Dopo il primo lockdown ci fu una ripresa, malgrado tutte le nuove disposizioni, ma fu comunque molto complicato, perché le sale continuavano ad essere abbastanza disertate. La sala cinematografica è uno dei luoghi più sicuri che ci possano essere, perché con le presenze limitate, la separazione tra le poltrone e la sudivisione degli orari degli spettacoli sicuramente non si corre lo stesso il rischio quando si sale su una metropolitana o su un autobus. Il mio film vivrà la penalizzazione di tanti altri film, d’altra parte non posso essere solo io a lamentarmi, la situazione è dovuta al Covid ed è grave, per cui si può capire.

Di cosa parla il suo film?
Il mio film è una storia scandalosamente d’amore, scandalosamente sentimentale: racconta un matrimonio di 65 anni, quello del papà di Elisabetta e Vittorio Sgarbi che, dopo aver perduto la moglie, raccontò questa storia in un libro: lui era un vecchio farmacista di Rho Ferrarese che trascorreva molte giornate della sua vita a raccontare la sua storia a un giovane scrittore e quindi il libro è stato scritto insieme a un ghostwriter.
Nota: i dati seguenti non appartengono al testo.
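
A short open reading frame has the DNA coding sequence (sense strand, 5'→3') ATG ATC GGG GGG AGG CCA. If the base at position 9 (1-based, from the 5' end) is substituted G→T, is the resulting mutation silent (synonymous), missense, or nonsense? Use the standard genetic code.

Position 9 falls in codon 3: GGG → Gly.
After the substitution the codon is GGT → Gly.
Both encode Gly, so the change is synonymous.

silent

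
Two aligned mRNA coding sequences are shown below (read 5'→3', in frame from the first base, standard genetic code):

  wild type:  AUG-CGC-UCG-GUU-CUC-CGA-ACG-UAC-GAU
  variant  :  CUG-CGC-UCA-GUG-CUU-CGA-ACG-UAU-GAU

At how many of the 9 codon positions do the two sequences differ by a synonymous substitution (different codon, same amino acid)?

Codon 1: AUG Met / CUG Leu — nonsynonymous.
Codon 2: CGC Arg / CGC Arg — identical.
Codon 3: UCG Ser / UCA Ser — synonymous.
Codon 4: GUU Val / GUG Val — synonymous.
Codon 5: CUC Leu / CUU Leu — synonymous.
Codon 6: CGA Arg / CGA Arg — identical.
Codon 7: ACG Thr / ACG Thr — identical.
Codon 8: UAC Tyr / UAU Tyr — synonymous.
Codon 9: GAU Asp / GAU Asp — identical.
Synonymous differences: 4.

4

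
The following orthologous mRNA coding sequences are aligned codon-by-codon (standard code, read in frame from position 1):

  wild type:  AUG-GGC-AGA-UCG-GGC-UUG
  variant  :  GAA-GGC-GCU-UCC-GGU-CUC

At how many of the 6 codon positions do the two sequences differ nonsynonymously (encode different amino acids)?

Codon 1: AUG Met / GAA Glu — nonsynonymous.
Codon 2: GGC Gly / GGC Gly — identical.
Codon 3: AGA Arg / GCU Ala — nonsynonymous.
Codon 4: UCG Ser / UCC Ser — synonymous.
Codon 5: GGC Gly / GGU Gly — synonymous.
Codon 6: UUG Leu / CUC Leu — synonymous.
Nonsynonymous differences: 2.

2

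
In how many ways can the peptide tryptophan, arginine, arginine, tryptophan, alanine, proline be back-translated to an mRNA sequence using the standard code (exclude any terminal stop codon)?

Trp: 1 codon.
Arg: 6 codons.
Arg: 6 codons.
Trp: 1 codon.
Ala: 4 codons.
Pro: 4 codons.
1 × 6 × 6 × 1 × 4 × 4 = 576.

576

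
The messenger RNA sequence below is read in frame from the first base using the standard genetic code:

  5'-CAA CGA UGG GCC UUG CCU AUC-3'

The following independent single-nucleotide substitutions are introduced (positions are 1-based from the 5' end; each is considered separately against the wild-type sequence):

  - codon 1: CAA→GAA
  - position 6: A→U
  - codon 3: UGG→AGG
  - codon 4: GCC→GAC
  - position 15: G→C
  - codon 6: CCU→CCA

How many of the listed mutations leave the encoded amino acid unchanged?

2

Codon 1: CAA (Gln) → GAA (Glu) — missense.
Codon 2: CGA (Arg) → CGU (Arg) — synonymous.
Codon 3: UGG (Trp) → AGG (Arg) — missense.
Codon 4: GCC (Ala) → GAC (Asp) — missense.
Codon 5: UUG (Leu) → UUC (Phe) — missense.
Codon 6: CCU (Pro) → CCA (Pro) — synonymous.
Synonymous: 2 of 6.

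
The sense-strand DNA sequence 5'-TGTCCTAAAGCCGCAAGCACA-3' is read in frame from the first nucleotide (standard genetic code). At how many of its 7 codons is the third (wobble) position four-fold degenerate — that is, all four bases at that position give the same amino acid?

4

Codon 1 TGT (Cys): third position 2-fold.
Codon 2 CCT (Pro): third position 4-fold.
Codon 3 AAA (Lys): third position 2-fold.
Codon 4 GCC (Ala): third position 4-fold.
Codon 5 GCA (Ala): third position 4-fold.
Codon 6 AGC (Ser): third position 2-fold.
Codon 7 ACA (Thr): third position 4-fold.
Four-fold degenerate third positions: 4.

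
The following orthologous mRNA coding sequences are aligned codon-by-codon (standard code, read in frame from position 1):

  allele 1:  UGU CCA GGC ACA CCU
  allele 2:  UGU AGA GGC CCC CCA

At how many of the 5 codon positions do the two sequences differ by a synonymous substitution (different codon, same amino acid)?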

Nel mio film ho raccontato il rapporto tra due generazioni così diverse, il giovane scrittore interpretato da Fabrizio Gifuni e il vecchio farmacista interpretato da Renato Pozzetto, il che è una grande novità perché Pozzetto non ha mai fatto un film drammatico in tutta la sua lunga carriera e non faceva un film da molti anni.

Cosa pensa delle misure di contenimento del Covid-19?
Le ritengo molto necessarie e non riesco a capire come ci si scandalizzi ogni tanto del comportamento degli italiani. Io vivo in una città come Roma, che può essere un’unità di misura per capire il comportamento degli altri e vedo che tutte le persone che incontro per strada e nei luoghi pubblici hanno la mascherina. Non so cosa accade di notte perché non esco, ma da quel che mi risulta il comportamento degli italiani è encomiabile.

Qual è la sua città identitaria, quella alla quale è più legata la sua storia?
Un borgo a cui sono legato è Sasso Marconi, da dove ha avuto origini la famiglia di mia madre e il luogo sull’Appennino tosco-emiliano da cui è partito mio nonno quando andò in Brasile: è il luogo in cui mi sono state raccontate le favole quando ero bambino, in cui sono successe tantissime delle cose della nostra famiglia. Se dovessi raccontare una saga della mia famiglia dovrei fare un continuo riferimento a Sasso Marconi.